There are 4 unique conversation styles. Which one are you? How do you have great conversations with those who are different than you? Here's Part 1.
Bridge the Conversational Gap: Part 1
This is the first in a series of 4 unique conversation styles. Each style can be identified by observing how a person speaks. During the conversational series you will be introduced to Dan, Emily, Susan and Ralph; each one illustrates one of four conversational styles.
The four conversational styles have unique characteristics.
• Dominance communicates with authority. It is a take-charge, competitive, and talks in terms of risk taking.
• Extroversion is people-oriented, outgoing, empathetic, motivating and enthusiastic. This person often suggests new ideas and ways to do things.
• Pace is dependable, thorough and persistent; often speaks in a way to bring harmony and peace to a conversation.
• Conformity is procedural, precise and systematic. This conversational style will speak cautiously; will bring in all the details.
Today let’s meet Dan; a take-charge type of guy. Dominance is Dan’s primary conversational style.
Dan is a director at a software company where he has risen through the ranks by being known as the “go-to” guy and problem solver. He now leads a team of nearly 50 people; 3 managers who each manage 15 software developers, project managers and testers.
Dan holds weekly staff meetings with his managers to insure all development projects are on schedule. The meetings are short, to-the-point with Dan saying important points only once; he does not want to repeat himself. The managers know Dan is in control and have given him a nick name, “Supreme Commander.” He expects all projects to run on time and be on budget.

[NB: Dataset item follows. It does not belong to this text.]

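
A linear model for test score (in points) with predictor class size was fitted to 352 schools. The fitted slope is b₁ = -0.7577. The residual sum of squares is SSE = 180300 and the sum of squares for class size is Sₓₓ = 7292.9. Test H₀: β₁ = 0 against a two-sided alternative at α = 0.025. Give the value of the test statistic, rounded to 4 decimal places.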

Although Dan has strong opinions about the software development process, he welcomes comments from those who disagree with him. He appears to welcome any disagreement and goes into “competitive mode” to battle out the differences. Less reticent managers and software engineers quickly back off, trying to keep the peace.

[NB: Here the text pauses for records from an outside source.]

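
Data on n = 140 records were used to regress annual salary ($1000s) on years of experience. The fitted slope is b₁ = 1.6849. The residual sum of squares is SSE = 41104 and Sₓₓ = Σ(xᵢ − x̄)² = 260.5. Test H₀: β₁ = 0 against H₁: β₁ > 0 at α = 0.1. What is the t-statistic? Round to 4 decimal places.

t = 1.5757

MSE = SSE/(n − 2) = 41104/138 = 297.855.
SE(b₁) = √(MSE/Sₓₓ) = √(297.855/260.5) = 1.0693.
t = 1.6849 / 1.0693 = 1.5757.
df = n − 2 = 138.
One-sided p ≈ 0.0587, which is < 0.1, so reject H₀.
There is evidence that the true slope on years of experience is positive.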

Dan firmly believes in being accessible to everyone in his department. His door is always open and he welcomes engineers, testers and project leads to stop in anytime. But he becomes impatient with lengthy explanations; he expects team members to be concise when bringing a problem to his attention. Dan is definitely the consummate problem-solver – no challenge is too great for his competitive nature.
Does this description match your style? Or is Dan the type of person you avoid because you are friendly and welcome lengthy discussion about ideas? Or do you feel it is far more important to take time to work on the details, and then think it over before making a final decision. Or maybe you want clear, detailed direction from Dan rather than a quick, “tell it like is” overview direction.
How do you talk with Dan when your style is different? Realize that Dan wants direct, to-the-point messages. It is not necessary to repeat points or give lengthy explanations. Dan does not tolerate what he perceives to be trivial interruptions. Bring problems to Dan; he loves the challenge of solving any issue or problem. Above all else, he wants to see results; share progress with Dan.
What if you are Dan? Be sensitive to others who want full explanations and details. Modify your conversations to accommodate those who do not like conflict. Sometimes you may need to slow your pace to match their pace; this approach pays dividends for you! Give others time to think about new ideas; tell them you’ll get back to them later for their input – they’ll love you for it!